Enter the realm of “numerical cognition” and “mental heuristics” where human psychology has been dissected in fine detail in the search for better ways to extract dollars from consumers.

Writing in the Journal of Consumer Research, marketing professors Keith and Robin Coulter report that where the left-hand digits are identical, discounts which use smaller numbers (1-4) in their final (right-hand) digit are perceived to have greater value that numbers which use digits in the range 5-9.

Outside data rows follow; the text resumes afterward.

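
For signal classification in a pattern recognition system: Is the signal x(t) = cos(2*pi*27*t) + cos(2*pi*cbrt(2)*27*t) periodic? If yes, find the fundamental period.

f1 = 27 Hz, f2 = 27*cbrt(2) Hz
Ratio f2/f1 = cbrt(2), which is irrational.
Since the frequency ratio is irrational, no common period exists.
The signal is not periodic.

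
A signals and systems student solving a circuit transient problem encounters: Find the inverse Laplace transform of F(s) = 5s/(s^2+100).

Standard pair: s/(s^2+w^2) <-> cos(wt)*u(t)
With k=5, w=10: f(t) = 5*cos(10t)*u(t)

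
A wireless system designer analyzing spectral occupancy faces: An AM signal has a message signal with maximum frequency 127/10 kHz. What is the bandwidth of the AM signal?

In AM (double-sideband), the bandwidth is twice the message frequency.
BW = 2 * f_m = 2 * 127/10 kHz = 127/5 kHz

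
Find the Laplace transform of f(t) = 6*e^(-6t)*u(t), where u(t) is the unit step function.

Standard Laplace transform pair:
e^(-at)*u(t) <-> 1/(s+a)
With a = 6: L{6*e^(-6t)*u(t)} = 6/(s+6), ROC: Re(s) > -6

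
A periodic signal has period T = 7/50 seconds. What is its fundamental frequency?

The fundamental frequency is the reciprocal of the period.
f = 1/T = 1/(7/50) = 50/7 Hz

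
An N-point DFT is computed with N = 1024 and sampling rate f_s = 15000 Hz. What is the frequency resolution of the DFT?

DFT frequency resolution = f_s / N
= 15000 / 1024 = 1875/128 Hz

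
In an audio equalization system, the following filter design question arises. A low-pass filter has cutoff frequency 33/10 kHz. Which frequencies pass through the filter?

A low-pass filter passes all frequencies below the cutoff frequency 33/10 kHz and attenuates higher frequencies.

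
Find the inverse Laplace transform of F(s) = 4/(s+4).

Standard pair: k/(s+a) <-> k*e^(-at)*u(t)
With k=4, a=4: f(t) = 4*e^(-4t)*u(t)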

The professors conducted a number of experiments where they showed the same product being advertised with the same amount of discount but where the right hand digits were different.

They showed the regular price above the discounted price but did not mention the amount of actual saving (either as a number of percentage).

In all cases, the perception was that the discounts were greater when smaller right-hand digits were used.

“We find that consumers may attribute higher percentage discounts and greater value to higher-priced, lower-discounted items (e.g., $244/$233) than to the otherwise identical lower-priced, higher-discounted items (e.g., $199/$188),” the professors reported.

Of course, those potential consumers who simply do the mental arithmetic fall outside this phenomena. We are talking about those who glance at the comparative regular and discounted prices and move on. However, the professors point out “consumers often employ mental heuristics to avoid the effort of calculating the difference”.

I find the science of consumerism staggering. At this level of detail it’s the equivalent of molecular biology or particle physics.

I guess it’s good for businesses to know this stuff, but it’s hard to argue that this kind of research is going to lead us to a better world.